Your First AI Workflow (No Code Required)

How I automated a task I hated – in 20 minutes
Your First AI Workflow (No Code Required)

Every Monday morning I used to dread the same task.

It wasn't hard. It wasn't complicated. It was just... relentless. Forty-five minutes of going through emails, copying information into a spreadsheet, writing the same three types of replies, and mentally preparing myself to do it all again next week.

One Monday I decided to try something different. I described the task to an AI, gave it my last five examples, and asked it to handle the next batch.

It took twenty minutes to set up. It saved me forty-five every single week after that.

That was my first real AI workflow. And it changed how I think about work.


What a Workflow Actually Is

Forget the technical definition for a second.
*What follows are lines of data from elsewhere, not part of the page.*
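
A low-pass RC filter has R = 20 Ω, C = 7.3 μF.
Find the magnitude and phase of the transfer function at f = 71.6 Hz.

Step 1 — Angular frequency: ω = 2π·71.6 = 449.9 rad/s.
Step 2 — Transfer function: H(jω) = 1/(1 + jωRC).
Step 3 — Denominator: 1 + jωRC = 1 + j·449.9·20·7.3e-06 = 1 + j0.06568.
Step 4 — H = 0.9957 - j0.0654.
Step 5 — Magnitude: |H| = 0.9978 (-0.0 dB); phase: φ = -3.8°.

|H| = 0.9978 (-0.0 dB), φ = -3.8°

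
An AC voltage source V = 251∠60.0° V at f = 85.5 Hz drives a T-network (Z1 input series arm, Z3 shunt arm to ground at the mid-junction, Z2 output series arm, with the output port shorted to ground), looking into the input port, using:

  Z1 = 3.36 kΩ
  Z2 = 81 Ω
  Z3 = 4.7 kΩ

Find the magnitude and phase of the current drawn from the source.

Step 1 — Angular frequency: ω = 2π·f = 2π·85.5 = 537.2 rad/s.
Step 2 — Component impedances:
  Z1: Z = R = 3360 Ω
  Z2: Z = R = 81 Ω
  Z3: Z = R = 4700 Ω
Step 3 — With the output port shorted to ground, the output series arm Z2 runs from the junction to ground; the shunt arm Z3 also runs from the junction to ground. They appear in parallel: Z3 || Z2 = 79.63 Ω.
Step 4 — Series with input arm Z1: Z_in = Z1 + (Z3 || Z2) = 3440 Ω = 3440∠0.0° Ω.
Step 5 — Source phasor: V = 251∠60.0° V = 125.5 + j217.4 V.
Step 6 — Ohm's law: I = V / Z_total = (125.5 + j217.4) / (3440) = 0.03649 + j0.0632 A.
Step 7 — Convert to polar: |I| = 0.07297 A, ∠I = 60.0°.

I = 0.07297∠60.0° A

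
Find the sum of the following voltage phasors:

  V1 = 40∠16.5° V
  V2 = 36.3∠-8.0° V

Step 1 — Convert each phasor to rectangular form:
  V1 = 40·(cos(16.5°) + j·sin(16.5°)) = 38.35 + j11.36 V
  V2 = 36.3·(cos(-8.0°) + j·sin(-8.0°)) = 35.95 - j5.052 V
Step 2 — Sum components: V_total = 74.3 + j6.309 V.
Step 3 — Convert to polar: |V_total| = 74.57 V, ∠V_total = 4.9°.

V_total = 74.57∠4.9° V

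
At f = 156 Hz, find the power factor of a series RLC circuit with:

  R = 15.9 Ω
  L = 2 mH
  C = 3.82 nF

Step 1 — Angular frequency: ω = 2π·f = 2π·156 = 980.2 rad/s.
Step 2 — Component impedances:
  R: Z = R = 15.9 Ω
  L: Z = jωL = j·980.2·0.002 = 0 + j1.96 Ω
  C: Z = 1/(jωC) = -j/(ω·C) = 0 - j2.671e+05 Ω
Step 3 — Series combination: Z_total = R + L + C = 15.9 - j2.671e+05 Ω = 2.671e+05∠-90.0° Ω.
Step 4 — Power factor: PF = cos(φ) = Re(Z)/|Z| = 15.9/2.671e+05 = 5.953e-05.
Step 5 — Type: Im(Z) = -2.671e+05 ⇒ leading (phase φ = -90.0°).

PF = 5.953e-05 (leading, φ = -90.0°)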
A workflow, in the most human sense, is just a task you do more than once in roughly the same way. You have a starting point, a few steps in the middle, and an end result. The steps might vary slightly each time, but the pattern is always the same.

You probably have more of these than you realize:

  • Summarizing meeting notes before sending them to your team
  • Responding to the same types of customer questions
  • Collecting information from different places and putting it in one document
  • Writing weekly updates in the same format every Friday
  • Researching something and turning your notes into a readable summary

Any task with a pattern is a candidate for an AI workflow. And you don't need to write a single line of code to build one.


The Three-Part Formula

Every simple AI workflow has the same structure. Once you see it, you'll start spotting opportunities everywhere.
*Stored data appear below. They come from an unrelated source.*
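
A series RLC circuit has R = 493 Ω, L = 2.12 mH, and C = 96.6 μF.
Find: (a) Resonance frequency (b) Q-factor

Step 1 — Resonance condition Im(Z)=0 gives ω₀ = 1/√(LC).
Step 2 — ω₀ = 1/√(0.00212·9.66e-05) = 2210 rad/s.
Step 3 — f₀ = ω₀/(2π) = 351.7 Hz.
Step 4 — Series Q: Q = ω₀L/R = 2210·0.00212/493 = 0.009502.

(a) f₀ = 351.7 Hz  (b) Q = 0.009502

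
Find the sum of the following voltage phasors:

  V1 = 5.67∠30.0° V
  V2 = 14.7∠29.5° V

Step 1 — Convert each phasor to rectangular form:
  V1 = 5.67·(cos(30.0°) + j·sin(30.0°)) = 4.91 + j2.835 V
  V2 = 14.7·(cos(29.5°) + j·sin(29.5°)) = 12.79 + j7.239 V
Step 2 — Sum components: V_total = 17.7 + j10.07 V.
Step 3 — Convert to polar: |V_total| = 20.37 V, ∠V_total = 29.6°.

V_total = 20.37∠29.6° V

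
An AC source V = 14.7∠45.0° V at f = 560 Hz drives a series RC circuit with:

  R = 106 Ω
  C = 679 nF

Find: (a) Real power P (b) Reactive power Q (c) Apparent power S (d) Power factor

Step 1 — Angular frequency: ω = 2π·f = 2π·560 = 3519 rad/s.
Step 2 — Component impedances:
  R: Z = R = 106 Ω
  C: Z = 1/(jωC) = -j/(ω·C) = 0 - j418.6 Ω
Step 3 — Series combination: Z_total = R + C = 106 - j418.6 Ω = 431.8∠-75.8° Ω.
Step 4 — Source phasor: V = 14.7∠45.0° V = 10.39 + j10.39 V.
Step 5 — Current: I = V / Z = -0.01743 + j0.02925 A = 0.03405∠120.8° A.
Step 6 — Complex power: S = V·I* = 0.1229 - j0.4852 VA.
Step 7 — Real power: P = Re(S) = 0.1229 W.
Step 8 — Reactive power: Q = Im(S) = -0.4852 VAR.
Step 9 — Apparent power: |S| = 0.5005 VA.
Step 10 — Power factor: PF = P/|S| = 0.2455 (leading).

(a) P = 0.1229 W  (b) Q = -0.4852 VAR  (c) S = 0.5005 VA  (d) PF = 0.2455 (leading)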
1. The input -- what you give the AI to work with. This could be an email, a set of notes, a list, a document, or even just a description of a situation.
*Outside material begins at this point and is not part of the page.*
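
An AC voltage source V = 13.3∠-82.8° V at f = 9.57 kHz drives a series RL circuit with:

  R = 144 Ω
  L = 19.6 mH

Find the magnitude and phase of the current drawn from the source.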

2. The instruction -- what you want the AI to do with it. Be specific here. Not "summarize this" but "summarize this in five bullet points for someone who wasn't in the meeting."

3. The output -- what you get back and what you do with it. Sometimes it's a finished product. Sometimes it's a first draft you spend two minutes editing. Either way, you didn't start from zero.

That's it. Input, instruction, output. Repeat.


A Real Example, Step By Step

Let's say you run a small business and you get a lot of similar enquiry emails. Every week you write roughly the same reply -- friendly, informative, with a few details that change based on who's asking.

Here's what a workflow looks like for that:

You copy the incoming email. You open your AI tool of choice. You paste the email and add your instruction: "Write a warm, professional reply to this enquiry. We offer X, Y and Z. Keep it under 150 words and end with an invitation to book a call."

You read what comes back. You make two small edits. You send it.

What used to take eight minutes now takes ninety seconds. Multiply that by fifteen enquiries a week and you've just reclaimed two hours -- every single week.


The Moment It Clicks

There's a specific moment that happens the first time you run a workflow that actually works.

You look at the output and think: I would have written almost exactly this.

That's the moment. Because that's when you realize the AI isn't replacing your thinking -- it's just doing the mechanical part of it. The part that didn't need you in the first place.

Your judgment is still in the loop. You're still the one who decides what goes out the door. You've just stopped spending your energy on the parts that don't require your brain.


Where To Start

Pick the task you repeat most often. The one that makes you sigh a little when it comes up on your calendar or lands in your inbox.

Describe it to an AI as if you're explaining it to a new colleague on their first day. Give it an example of what a good result looks like. See what it produces.

You don't need to get it perfect the first time. You just need to get started.

The workflow will improve every time you run it. And twenty minutes from now, you might find yourself wondering why you waited this long.